Our trial has limitations. The trial was designed to show differences in volumes of resuscitation fluid and was, therefore, relatively small; we could not mask the intervention for investigators, clinicians and patients; and there may have been some baseline imbalance and differences in co-interventions between the two groups. All these factors may have affected the results. Administration of at least 30 mL/kg of fluid had to be documented prior to inclusion, which may have resulted in selection of specific patient groups. Thus, we may have included more surgical patients than was done in other recent ICU trials in septic shock [2325]. Use of colloids for circulatory impairment was not allowed in both groups, which might have reduced the external validity of our results. Additionally, we observed a relatively high number of protocol violations, including the administration of resuscitation fluid to patients who did not fulfil the criteria in the fluid restriction group, which reduces the internal and external validity of our results. Also, albumin was administered for circulatory impairment in both groups. In general, protocol violations may be difficult to avoid in trials of complex interventions in ICU [9, 23, 25], and despite these protocol violations we observed separation in resuscitation fluid volumes between the two intervention groups. Potential measures to lessen the number protocol violations in a large-scale trial include promoting the results of the present trial, which did not indicate safety concerns, and allowing resuscitation fluid in the restriction group on the basis of tachycardia and a lower lactate threshold.

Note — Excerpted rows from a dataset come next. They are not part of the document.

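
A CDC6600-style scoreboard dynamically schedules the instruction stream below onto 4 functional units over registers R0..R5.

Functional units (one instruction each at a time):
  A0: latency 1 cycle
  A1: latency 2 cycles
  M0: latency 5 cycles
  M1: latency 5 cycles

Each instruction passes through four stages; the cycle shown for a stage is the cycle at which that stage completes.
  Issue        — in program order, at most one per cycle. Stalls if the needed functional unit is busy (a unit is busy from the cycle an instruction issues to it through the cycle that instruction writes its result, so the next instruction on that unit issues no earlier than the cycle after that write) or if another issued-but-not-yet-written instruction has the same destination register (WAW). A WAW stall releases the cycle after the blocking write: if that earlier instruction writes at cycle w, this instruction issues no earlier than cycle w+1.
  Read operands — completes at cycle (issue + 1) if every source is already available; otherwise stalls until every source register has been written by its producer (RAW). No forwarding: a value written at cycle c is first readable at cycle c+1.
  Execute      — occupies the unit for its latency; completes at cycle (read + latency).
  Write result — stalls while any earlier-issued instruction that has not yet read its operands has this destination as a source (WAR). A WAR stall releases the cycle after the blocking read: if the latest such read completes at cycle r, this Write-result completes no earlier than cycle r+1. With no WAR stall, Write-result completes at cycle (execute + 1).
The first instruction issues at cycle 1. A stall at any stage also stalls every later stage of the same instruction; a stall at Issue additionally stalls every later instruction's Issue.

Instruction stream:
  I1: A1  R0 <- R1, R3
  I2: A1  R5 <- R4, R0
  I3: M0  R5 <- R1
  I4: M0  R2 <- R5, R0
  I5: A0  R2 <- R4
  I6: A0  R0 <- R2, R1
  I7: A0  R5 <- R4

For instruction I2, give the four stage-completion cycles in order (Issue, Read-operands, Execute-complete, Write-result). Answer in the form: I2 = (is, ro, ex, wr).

I2 = (6, 7, 9, 10)

  I1 | 1 | 2 | 4 | 5
  I2 | 6 | 7 | 9 | 10   struct: A1 busy until I1 writes@5
  I3 | 11 | 12 | 17 | 18   WAW R5: wait I2 write@10
  I4 | 19 | 20 | 25 | 26   struct: M0 busy until I3 writes@18
  I5 | 27 | 28 | 29 | 30   WAW R2: wait I4 write@26
  I6 | 31 | 32 | 33 | 34   struct: A0 busy until I5 writes@30
  I7 | 35 | 36 | 37 | 38   struct: A0 busy until I6 writes@34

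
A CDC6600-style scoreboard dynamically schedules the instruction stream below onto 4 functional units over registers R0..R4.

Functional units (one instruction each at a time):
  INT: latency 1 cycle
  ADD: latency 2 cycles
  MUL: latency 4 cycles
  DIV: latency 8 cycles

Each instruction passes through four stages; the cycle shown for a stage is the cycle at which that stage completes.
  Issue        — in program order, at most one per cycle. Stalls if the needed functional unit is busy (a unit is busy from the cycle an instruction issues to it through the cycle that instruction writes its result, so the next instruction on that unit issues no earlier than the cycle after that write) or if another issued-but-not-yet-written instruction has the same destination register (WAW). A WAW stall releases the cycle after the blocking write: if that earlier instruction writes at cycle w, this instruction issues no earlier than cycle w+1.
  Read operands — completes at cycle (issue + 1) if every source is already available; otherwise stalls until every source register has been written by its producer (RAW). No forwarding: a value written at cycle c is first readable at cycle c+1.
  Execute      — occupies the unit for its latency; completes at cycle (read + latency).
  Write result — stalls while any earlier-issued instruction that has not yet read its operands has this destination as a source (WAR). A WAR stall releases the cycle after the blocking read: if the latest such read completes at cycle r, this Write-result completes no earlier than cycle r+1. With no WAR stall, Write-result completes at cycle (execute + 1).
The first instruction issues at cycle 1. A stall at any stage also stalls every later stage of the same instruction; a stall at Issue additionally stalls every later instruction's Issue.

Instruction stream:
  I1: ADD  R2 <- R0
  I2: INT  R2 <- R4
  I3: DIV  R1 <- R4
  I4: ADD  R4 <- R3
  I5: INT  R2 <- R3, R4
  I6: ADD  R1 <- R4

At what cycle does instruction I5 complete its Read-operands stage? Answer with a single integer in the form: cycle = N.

cycle = 13

I1  is:1  ro:2  ex:4  wr:5
I2  is:6  ro:7  ex:8  wr:9  — WAW R2: wait I1 write@5
I3  is:7  ro:8  ex:16  wr:17
I4  is:8  ro:9  ex:11  wr:12
I5  is:10  ro:13  ex:14  wr:15  — struct: INT busy until I2 writes@9, RAW R4: wait I4 write@12
I6  is:18  ro:19  ex:21  wr:22  — WAW R1: wait I3 write@17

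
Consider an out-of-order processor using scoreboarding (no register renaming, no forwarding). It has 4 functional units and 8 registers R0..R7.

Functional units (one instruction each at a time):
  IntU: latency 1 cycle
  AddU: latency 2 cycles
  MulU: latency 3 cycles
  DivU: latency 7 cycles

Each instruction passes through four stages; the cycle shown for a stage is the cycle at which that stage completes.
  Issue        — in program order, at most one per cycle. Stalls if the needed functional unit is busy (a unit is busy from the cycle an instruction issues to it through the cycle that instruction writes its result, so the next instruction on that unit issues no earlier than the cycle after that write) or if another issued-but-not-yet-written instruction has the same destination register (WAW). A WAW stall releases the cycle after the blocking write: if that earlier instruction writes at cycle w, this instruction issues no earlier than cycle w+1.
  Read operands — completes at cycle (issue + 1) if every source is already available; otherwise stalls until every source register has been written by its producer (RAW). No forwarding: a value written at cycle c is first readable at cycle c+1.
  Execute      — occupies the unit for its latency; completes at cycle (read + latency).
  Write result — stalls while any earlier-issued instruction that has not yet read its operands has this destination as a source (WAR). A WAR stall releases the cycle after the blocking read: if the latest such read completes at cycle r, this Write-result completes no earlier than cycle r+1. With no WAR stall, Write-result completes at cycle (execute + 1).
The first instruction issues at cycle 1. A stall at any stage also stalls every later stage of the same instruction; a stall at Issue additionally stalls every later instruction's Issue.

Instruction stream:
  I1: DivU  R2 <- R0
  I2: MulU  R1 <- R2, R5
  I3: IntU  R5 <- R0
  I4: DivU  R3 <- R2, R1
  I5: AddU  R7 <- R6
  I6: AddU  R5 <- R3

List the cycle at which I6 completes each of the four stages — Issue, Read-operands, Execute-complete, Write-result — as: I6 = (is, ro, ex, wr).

t=1  I1 issues→DivU
t=2  I1 reads, I2 issues→MulU
t=3  I3 issues→IntU
t=4  I3 reads
t=5  I3 exec-done
t=9  I1 exec-done
t=10  I1 writes R2
t=11  I2 reads, I4 issues→DivU
t=12  I3 writes R5, I5 issues→AddU
t=13  I5 reads
t=14  I2 exec-done
t=15  I2 writes R1, I5 exec-done
t=16  I4 reads, I5 writes R7
t=17  I6 issues→AddU
t=23  I4 exec-done
t=24  I4 writes R3
t=25  I6 reads
t=27  I6 exec-done
t=28  I6 writes R5

I6 = (17, 25, 27, 28)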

The strengths of our trial include lower risk of bias as group allocation was concealed and the statistician adhered to the predefined statistical analysis plan while blinded to the intervention. It is reasonable to assume that our results are generalizable, because patients were recruited in both university and non-university hospitals and the majority of patients screened were included. In addition, most patient characteristics and outcome rates were comparable to those of some recent trials in ICU patients with septic shock [2325].

In conclusion, a protocol aimed at restricting resuscitation fluid was feasible and resulted in reduced volumes of resuscitation fluid as compared with a protocol aimed at standard care in ICU patients with septic shock who had undergone initial resuscitation. As the exploratory outcomes suggested benefit from fluid restriction and fluid is abundantly used in septic shock, we need large, high-quality trials assessing benefits vs. harms of lower vs. higher volumes of resuscitation fluid in these patients.